An Identity for a Gaussian Grassmann integral from Wikipedia

Question

I found this identity on Wikipedia: $$\int\exp\left[\theta^T A\eta+\theta^T J+K^T\eta\right]d\theta d\eta =\det A\exp\left[-K^TA^{-1}J\right],$$

where the integration variables are Grassmann variable, and $A$ is an invertible matrix. Unfortunately the Wikipedia page gives little context, and I'm not clear if $K$ and $J$ are also supposed to be Grassmann variables.

Does anybody know how to prove this identity?

The source is: https://en.wikipedia.org/wiki/Grassmann_integral#Gaussian_integrals_over_Grassmann_variables

Answer 1

Hint: Complete the square:

$$\begin{align} &\int\!d^n\theta ~d^n\eta\exp\left[\theta^T A\eta+\theta^T J+K^T\eta+K^TA^{-1}J\right] \cr ~=~& \int\!d^n\theta ~d^n\eta\exp\left[(\theta^T+K^TA^{-1})A(\eta+A^{-1}J)\right] \cr ~=~& \int\!d^n\theta ~d^n\eta\exp\left[\theta^TA\eta\right]\cr ~=~&\det A,\end{align}$$ where the last/third equality is modulo sign conventions. In the second equality is used that Berezin integration is translation invariant.

Answer 2

$J$ and $K$ are $n$-dimensional sources, while $\theta$ and $\eta$ are spinor fields.

I can't provide a complete proof right now, but you might want to take a look here for an explicit calculation of the the analogous case for bosonic fields, which is much simpler.
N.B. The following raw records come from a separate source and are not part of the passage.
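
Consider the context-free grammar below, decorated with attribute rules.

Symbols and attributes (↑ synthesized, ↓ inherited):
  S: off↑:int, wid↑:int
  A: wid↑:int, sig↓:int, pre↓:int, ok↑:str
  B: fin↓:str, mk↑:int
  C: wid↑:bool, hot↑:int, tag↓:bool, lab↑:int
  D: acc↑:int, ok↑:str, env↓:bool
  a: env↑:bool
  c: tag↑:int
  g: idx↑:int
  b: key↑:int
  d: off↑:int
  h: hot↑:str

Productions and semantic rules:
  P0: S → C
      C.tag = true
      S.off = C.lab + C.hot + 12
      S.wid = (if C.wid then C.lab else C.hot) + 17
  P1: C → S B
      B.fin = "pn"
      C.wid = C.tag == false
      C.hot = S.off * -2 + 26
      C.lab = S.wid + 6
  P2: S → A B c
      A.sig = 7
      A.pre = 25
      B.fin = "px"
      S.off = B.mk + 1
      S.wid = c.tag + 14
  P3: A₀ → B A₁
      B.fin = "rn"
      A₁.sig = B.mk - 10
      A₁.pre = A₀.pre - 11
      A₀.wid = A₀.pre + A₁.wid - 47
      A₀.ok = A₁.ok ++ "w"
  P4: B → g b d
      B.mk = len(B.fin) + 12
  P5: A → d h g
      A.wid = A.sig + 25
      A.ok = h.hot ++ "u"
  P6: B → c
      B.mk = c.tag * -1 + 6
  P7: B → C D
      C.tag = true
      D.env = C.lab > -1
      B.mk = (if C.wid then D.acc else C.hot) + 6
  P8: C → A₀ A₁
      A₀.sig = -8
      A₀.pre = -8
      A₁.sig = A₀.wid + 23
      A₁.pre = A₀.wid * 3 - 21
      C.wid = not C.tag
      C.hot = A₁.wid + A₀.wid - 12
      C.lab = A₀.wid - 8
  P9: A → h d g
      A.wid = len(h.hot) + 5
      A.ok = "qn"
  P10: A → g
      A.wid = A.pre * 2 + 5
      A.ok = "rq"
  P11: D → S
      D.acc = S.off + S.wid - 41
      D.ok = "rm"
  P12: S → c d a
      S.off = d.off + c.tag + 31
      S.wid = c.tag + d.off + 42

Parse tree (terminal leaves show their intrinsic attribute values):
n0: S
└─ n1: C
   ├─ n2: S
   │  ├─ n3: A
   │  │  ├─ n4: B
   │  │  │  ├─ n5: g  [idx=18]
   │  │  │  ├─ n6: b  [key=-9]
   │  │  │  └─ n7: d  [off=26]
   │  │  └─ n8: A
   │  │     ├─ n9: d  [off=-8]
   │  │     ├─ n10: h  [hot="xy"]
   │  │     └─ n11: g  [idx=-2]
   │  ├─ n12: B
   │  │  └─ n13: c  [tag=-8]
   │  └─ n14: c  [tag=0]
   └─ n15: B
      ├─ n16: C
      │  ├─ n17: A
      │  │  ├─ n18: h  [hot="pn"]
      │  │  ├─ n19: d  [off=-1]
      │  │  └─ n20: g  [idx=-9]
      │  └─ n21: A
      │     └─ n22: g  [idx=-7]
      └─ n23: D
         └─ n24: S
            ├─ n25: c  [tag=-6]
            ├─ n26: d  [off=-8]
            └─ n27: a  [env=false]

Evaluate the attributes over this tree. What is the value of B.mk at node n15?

1. n1.tag = true  [true]
2. n3.sig = 7  [7]
3. n3.pre = 25  [25]
4. n4.fin = "rn"  ["rn"]
5. n5.idx = 18  [terminal]
6. n6.key = -9  [terminal]
7. n7.off = 26  [terminal]
8. n4.mk = 14  [len(B.fin) + 12]
9. n8.sig = 4  [B.mk - 10]
10. n8.pre = 14  [A₀.pre - 11]
11. n9.off = -8  [terminal]
12. n10.hot = "xy"  [terminal]
13. n11.idx = -2  [terminal]
14. n8.wid = 29  [A.sig + 25]
15. n8.ok = "xyu"  [h.hot ++ "u"]
16. n3.wid = 7  [A₀.pre + A₁.wid - 47]
17. n3.ok = "xyuw"  [A₁.ok ++ "w"]
18. n12.fin = "px"  ["px"]
19. n13.tag = -8  [terminal]
20. n12.mk = 14  [c.tag * -1 + 6]
21. n14.tag = 0  [terminal]
22. n2.off = 15  [B.mk + 1]
23. n2.wid = 14  [c.tag + 14]
24. n15.fin = "pn"  ["pn"]
25. n16.tag = true  [true]
26. n17.sig = -8  [-8]
27. n17.pre = -8  [-8]
28. n18.hot = "pn"  [terminal]
29. n19.off = -1  [terminal]
30. n20.idx = -9  [terminal]
31. n17.wid = 7  [len(h.hot) + 5]
32. n17.ok = "qn"  ["qn"]
33. n21.sig = 30  [A₀.wid + 23]
34. n21.pre = 0  [A₀.wid * 3 - 21]
35. n22.idx = -7  [terminal]
36. n21.wid = 5  [A.pre * 2 + 5]
37. n21.ok = "rq"  ["rq"]
38. n16.wid = false  [not C.tag]
39. n16.hot = 0  [A₁.wid + A₀.wid - 12]
40. n16.lab = -1  [A₀.wid - 8]
41. n23.env = false  [C.lab > -1]
42. n25.tag = -6  [terminal]
43. n26.off = -8  [terminal]
44. n27.env = false  [terminal]
45. n24.off = 17  [d.off + c.tag + 31]
46. n24.wid = 28  [c.tag + d.off + 42]
47. n23.acc = 4  [S.off + S.wid - 41]
48. n23.ok = "rm"  ["rm"]
49. n15.mk = 6  [(if C.wid then D.acc else C.hot) + 6]
50. n1.wid = false  [C.tag == false]
51. n1.hot = -4  [S.off * -2 + 26]
52. n1.lab = 20  [S.wid + 6]
53. n0.off = 28  [C.lab + C.hot + 12]
54. n0.wid = 13  [(if C.wid then C.lab else C.hot) + 17]

6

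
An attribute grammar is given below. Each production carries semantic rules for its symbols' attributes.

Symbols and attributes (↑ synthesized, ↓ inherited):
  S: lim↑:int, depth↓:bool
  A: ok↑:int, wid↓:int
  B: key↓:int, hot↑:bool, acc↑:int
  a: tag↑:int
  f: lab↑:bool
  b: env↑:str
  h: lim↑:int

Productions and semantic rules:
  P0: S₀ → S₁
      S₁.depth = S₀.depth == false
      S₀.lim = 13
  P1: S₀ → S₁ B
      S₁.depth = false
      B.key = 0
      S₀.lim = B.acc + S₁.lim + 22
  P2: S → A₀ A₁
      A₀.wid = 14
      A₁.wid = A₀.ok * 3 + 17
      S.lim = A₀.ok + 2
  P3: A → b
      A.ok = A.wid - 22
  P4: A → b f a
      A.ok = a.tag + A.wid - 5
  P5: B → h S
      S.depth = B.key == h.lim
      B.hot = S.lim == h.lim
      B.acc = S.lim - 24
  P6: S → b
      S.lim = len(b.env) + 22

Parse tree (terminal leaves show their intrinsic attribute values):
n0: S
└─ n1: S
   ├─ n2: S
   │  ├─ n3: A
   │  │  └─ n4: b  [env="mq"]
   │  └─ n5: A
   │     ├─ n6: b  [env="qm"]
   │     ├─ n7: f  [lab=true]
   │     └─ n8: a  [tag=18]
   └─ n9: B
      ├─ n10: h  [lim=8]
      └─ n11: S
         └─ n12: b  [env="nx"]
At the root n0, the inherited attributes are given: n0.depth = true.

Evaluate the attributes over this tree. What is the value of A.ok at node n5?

6

1. n0.depth = true  [given at root]
2. n1.depth = false  [S₀.depth == false]
3. n2.depth = false  [false]
4. n3.wid = 14  [14]
5. n4.env = "mq"  [terminal]
6. n3.ok = -8  [A.wid - 22]
7. n5.wid = -7  [A₀.ok * 3 + 17]
8. n6.env = "qm"  [terminal]
9. n7.lab = true  [terminal]
10. n8.tag = 18  [terminal]
11. n5.ok = 6  [a.tag + A.wid - 5]
12. n2.lim = -6  [A₀.ok + 2]
13. n9.key = 0  [0]
14. n10.lim = 8  [terminal]
15. n11.depth = false  [B.key == h.lim]
16. n12.env = "nx"  [terminal]
17. n11.lim = 24  [len(b.env) + 22]
18. n9.hot = false  [S.lim == h.lim]
19. n9.acc = 0  [S.lim - 24]
20. n1.lim = 16  [B.acc + S₁.lim + 22]
21. n0.lim = 13  [13]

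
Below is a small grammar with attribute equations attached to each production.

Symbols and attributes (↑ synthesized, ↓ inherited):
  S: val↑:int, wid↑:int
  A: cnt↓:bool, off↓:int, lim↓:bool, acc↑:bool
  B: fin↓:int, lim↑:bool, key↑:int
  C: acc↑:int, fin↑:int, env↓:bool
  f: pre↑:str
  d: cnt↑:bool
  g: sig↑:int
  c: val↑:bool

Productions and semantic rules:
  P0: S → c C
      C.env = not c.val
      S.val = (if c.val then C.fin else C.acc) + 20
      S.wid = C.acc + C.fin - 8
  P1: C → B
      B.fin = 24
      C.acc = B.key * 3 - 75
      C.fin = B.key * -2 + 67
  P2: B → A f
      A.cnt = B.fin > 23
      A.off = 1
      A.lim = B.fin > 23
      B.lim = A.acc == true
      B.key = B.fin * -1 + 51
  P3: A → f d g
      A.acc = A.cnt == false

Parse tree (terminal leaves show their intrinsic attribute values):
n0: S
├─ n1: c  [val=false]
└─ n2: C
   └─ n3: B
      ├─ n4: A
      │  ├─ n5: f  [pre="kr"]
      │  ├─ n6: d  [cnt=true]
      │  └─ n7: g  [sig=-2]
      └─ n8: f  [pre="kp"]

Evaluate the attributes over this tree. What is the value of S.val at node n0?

1. n1.val = false  [terminal]
2. n2.env = true  [not c.val]
3. n3.fin = 24  [24]
4. n4.cnt = true  [B.fin > 23]
5. n4.off = 1  [1]
6. n4.lim = true  [B.fin > 23]
7. n5.pre = "kr"  [terminal]
8. n6.cnt = true  [terminal]
9. n7.sig = -2  [terminal]
10. n4.acc = false  [A.cnt == false]
11. n8.pre = "kp"  [terminal]
12. n3.lim = false  [A.acc == true]
13. n3.key = 27  [B.fin * -1 + 51]
14. n2.acc = 6  [B.key * 3 - 75]
15. n2.fin = 13  [B.key * -2 + 67]
16. n0.val = 26  [(if c.val then C.fin else C.acc) + 20]
17. n0.wid = 11  [C.acc + C.fin - 8]

26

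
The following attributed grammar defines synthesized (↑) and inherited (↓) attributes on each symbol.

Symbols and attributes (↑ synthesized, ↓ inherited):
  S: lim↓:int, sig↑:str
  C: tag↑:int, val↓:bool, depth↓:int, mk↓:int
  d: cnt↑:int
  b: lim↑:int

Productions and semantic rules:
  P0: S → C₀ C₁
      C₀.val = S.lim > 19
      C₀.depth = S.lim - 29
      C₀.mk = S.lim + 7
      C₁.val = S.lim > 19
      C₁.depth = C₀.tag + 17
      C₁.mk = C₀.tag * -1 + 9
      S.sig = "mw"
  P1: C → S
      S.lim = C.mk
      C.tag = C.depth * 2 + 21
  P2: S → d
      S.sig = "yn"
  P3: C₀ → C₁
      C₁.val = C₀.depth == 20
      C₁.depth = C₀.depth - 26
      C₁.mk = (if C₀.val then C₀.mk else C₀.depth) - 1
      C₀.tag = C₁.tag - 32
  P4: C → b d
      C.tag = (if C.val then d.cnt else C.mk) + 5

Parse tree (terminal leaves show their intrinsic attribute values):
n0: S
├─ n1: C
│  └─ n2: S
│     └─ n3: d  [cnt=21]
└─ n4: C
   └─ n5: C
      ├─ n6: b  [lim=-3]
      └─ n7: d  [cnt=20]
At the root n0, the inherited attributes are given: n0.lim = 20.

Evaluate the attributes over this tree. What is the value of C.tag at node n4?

-7

1. n0.lim = 20  [given at root]
2. n1.val = true  [S.lim > 19]
3. n1.depth = -9  [S.lim - 29]
4. n1.mk = 27  [S.lim + 7]
5. n2.lim = 27  [C.mk]
6. n3.cnt = 21  [terminal]
7. n2.sig = "yn"  ["yn"]
8. n1.tag = 3  [C.depth * 2 + 21]
9. n4.val = true  [S.lim > 19]
10. n4.depth = 20  [C₀.tag + 17]
11. n4.mk = 6  [C₀.tag * -1 + 9]
12. n5.val = true  [C₀.depth == 20]
13. n5.depth = -6  [C₀.depth - 26]
14. n5.mk = 5  [(if C₀.val then C₀.mk else C₀.depth) - 1]
15. n6.lim = -3  [terminal]
16. n7.cnt = 20  [terminal]
17. n5.tag = 25  [(if C.val then d.cnt else C.mk) + 5]
18. n4.tag = -7  [C₁.tag - 32]
19. n0.sig = "mw"  ["mw"]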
I'll outline a heuristic derivation of the simpler case of only one spinor field with a single source $J$. In that case the relevant integral is

$\int d\theta \exp\left[-\frac{1}{2}\theta^T A\theta+ J^T\theta\right]$

where $\theta$ is understood to be a vector of $n$ Grassmann variables.

Since Grassmann integrals are invariant with respect to translation of the Grassmann integration variable, it would be nice if there was a transformation that would make the second term independent of $\theta$. Such a transformation is given by

$\theta \rightarrow (\theta - A^{-1}J)^T$,

where we assume that $A$ is anti-symmetric, $A^T = -A$.

Plugging this into the integrand and crunching through the algebra (mostly multiplication and recalling that we also have $J_i\theta_k = - \theta_kJ_i$) yields (up to sign errors)

$\int d\theta \exp\left[-\frac{1}{2}\theta^T A\theta+ J^T\theta\right] = \int d\theta \exp\left[-\frac{1}{2}\theta^T A\theta+ J^TA^{-1}J\right]$.

The second part of the exponent can come outside the integral, while the remaining part can be shown to be equal to the square root of the determinant of $A$.

If the above seems a bit flaky I would appreciate input from someone better acquainted with Grassmann integrals.